Kaylee recibió tratamiento. Se recuperó. Creció.
Durante años, Mike buscó a la persona que le había salvado la vida a su pequeña hija. Tan solo seis meses antes, encontró la respuesta al descubrir una vieja factura de hospital con un código que lo condujo a la donante. El nombre: Sarah Patterson.
"Mi esposa", susurré.
Asintió. "Encontré su foto en internet. La reconocí al instante. Le escribí un mensaje para agradecerle, pero nunca respondió. Luego encontré su obituario".
Tragó saliva con dificultad. "Así que vine aquí. Todos los sábados. Para decirle que Kaylee está viva. Que su amabilidad salvó una vida".
El recuerdo resurgió.
Mientras hablaba, retazos de mi propia vida cobraron sentido.
Hace quince años, Sarah y yo habíamos ahorrado 40.000 dólares para renovar la cocina. Una mañana me dijo que había gastado el dinero en "algo importante". Estaba furioso. Discutimos durante días.

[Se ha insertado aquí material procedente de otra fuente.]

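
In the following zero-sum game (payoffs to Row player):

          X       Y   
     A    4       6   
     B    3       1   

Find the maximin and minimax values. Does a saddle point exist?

Maximin = 4, Minimax = 4, Saddle: True

Work:
Row minimums: [4, 1] → maximin = 4
Column maximums: [4, 6] → minimax = 4
Saddle point exists! Game value = 4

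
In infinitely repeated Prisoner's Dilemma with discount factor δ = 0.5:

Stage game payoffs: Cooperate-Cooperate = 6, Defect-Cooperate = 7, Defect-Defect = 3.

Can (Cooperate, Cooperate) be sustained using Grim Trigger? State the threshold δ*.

δ* = 0.25; since δ = 0.5 ≥ 0.25, cooperation can be sustained

Work:
For Grim Trigger:
Cooperate forever: 6/(1-δ)
Defect then punished: 7 + 3·δ/(1-δ)
Need: 6/(1-δ) ≥ 7 + 3·δ/(1-δ)
Solving: δ ≥ (T-R)/(T-P) = (7-6)/(7-3) = 0.25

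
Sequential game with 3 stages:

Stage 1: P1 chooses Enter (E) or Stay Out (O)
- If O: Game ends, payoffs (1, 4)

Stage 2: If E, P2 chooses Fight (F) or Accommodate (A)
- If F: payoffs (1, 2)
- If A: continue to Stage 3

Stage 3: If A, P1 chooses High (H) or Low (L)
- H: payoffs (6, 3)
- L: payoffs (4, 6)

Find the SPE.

SPE: (E, A, H); Outcome (6, 3)

Work:
Stage 3: P1 chooses H (6 vs 4)
Stage 2: P2: F->2, A->3 (anticipating H). Choose A
Stage 1: P1: O->1, E->6 (anticipating A, H). Choose E
SPE path: E -> A -> H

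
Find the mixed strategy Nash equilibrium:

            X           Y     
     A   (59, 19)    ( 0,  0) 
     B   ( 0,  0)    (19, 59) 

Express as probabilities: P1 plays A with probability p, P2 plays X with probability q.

p = 0.7564, q = 0.2436

Work:
Find probabilities that make opponent indifferent:
P2 chooses q to make P1 indifferent between A and B
P1 chooses p to make P2 indifferent between X and Y
Mixed NE: P1 plays (A: 0.7564, B: 0.2436), P2 plays (X: 0.2436, Y: 0.7564)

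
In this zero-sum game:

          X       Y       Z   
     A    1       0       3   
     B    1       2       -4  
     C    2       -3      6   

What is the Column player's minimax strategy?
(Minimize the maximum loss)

Column should play X or Y (all achieve the minimum), value = 2

Work:
Column player minimizes Row's maximum payoff:
Column X: max payoff to Row = 2
Column Y: max payoff to Row = 2
Column Z: max payoff to Row = 6
Minimum is 2, achieved by columns X, Y (tied).
Each of X or Y is a minimax strategy.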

Recuerdo que me dijo en voz baja: «Algún día lo entenderás».
Y ahora lo entiendo.
No solo había salvado a un niño. Había salvado a una familia. Y no había dicho ni una palabra.
Las lágrimas me nublaron la vista. «No tienes que dejar de visitarla», le dije. «Por favor... sigue viniendo. Le encantaría».
Asintió con los ojos brillantes. «Su esposa era una de las mejores personas que he conocido. Y solo hablé con ella cinco minutos».